Precisely because egocentricity is natural to us, we experience perfect love fleetingly.  The fact that we are embodied beings means that the world impinges on us, forcing us to respond to challenges, pushing us back into an egocentric stance.  We may recognize the importance of accurate vision, and we may make some limited progress toward love.  But then we die.  And if death is the end, it erases whatever gains we made.
Murdoch made peace with that thought.  It is crucially important, she believed, to strive to see others clearly, though we will probably fail often.  We strive to be good “for nothing”—that is, without any hope of afterlife or reward.
Allen objects.  If real love is something we experience only fleetingly, such that all our efforts to learn to love dissipate with our last breath, it hardly seems all that important.  Some people might make an existential choice to try to see the face of the neighbor, but that would be the end of it.  If other people chose differently—well, who is to say what is trivial in life and what is important?

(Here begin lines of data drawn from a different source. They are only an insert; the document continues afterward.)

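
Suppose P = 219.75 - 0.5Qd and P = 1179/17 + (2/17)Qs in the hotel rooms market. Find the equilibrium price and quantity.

Set the two price expressions equal: 219.75 - 0.5Q = 1179/17 + (2/17)Q.
10227/68 = (21/34)Q, so Q* = 243.5.
P* = 219.75 − (0.5)(243.5) = 98.

P* = 98, Q* = 243.5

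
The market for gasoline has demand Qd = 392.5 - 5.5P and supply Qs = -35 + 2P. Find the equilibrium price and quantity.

P* = 57, Q* = 79

Set Qd = Qs: 392.5 - 5.5P = -35 + 2P.
427.5 = 7.5P, so P* = 57.
Q* = 392.5 − 5.5(57) = 79.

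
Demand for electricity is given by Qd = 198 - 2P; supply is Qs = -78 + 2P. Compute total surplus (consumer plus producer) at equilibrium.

Equilibrium: 198 - 2P = -78 + 2P gives P* = 69, Q* = 60.
Demand choke price: P = 99; supply starts at P = 39.
CS = ½(99 − 69)(60) = 900; PS = ½(69 − 39)(60) = 900.

Total surplus = 1800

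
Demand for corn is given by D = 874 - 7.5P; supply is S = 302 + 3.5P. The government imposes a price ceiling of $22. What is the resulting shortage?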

Christian doctrine says that God is a Trinity.  Ultimate reality consists of three persons who love each other so fully that it is correct to say they are one substance.  In the Trinity there is no egocentricity, rather perfect yielding.  The Son only does what he sees the Father doing.  There is no struggle to accurately perceive the other; the members of the Trinity know each other “from the inside out,” as we might say.
Now if the doctrine of Trinity is true, Allen says, then our intuitions about love are right.  Love really is the most important thing in life.  More than that: the steps we take toward love in this life, however small, point to a “consummation of love” that can come in the next life.  The doctrine of resurrection offers hope, hope that we can in the end become what we ought to be.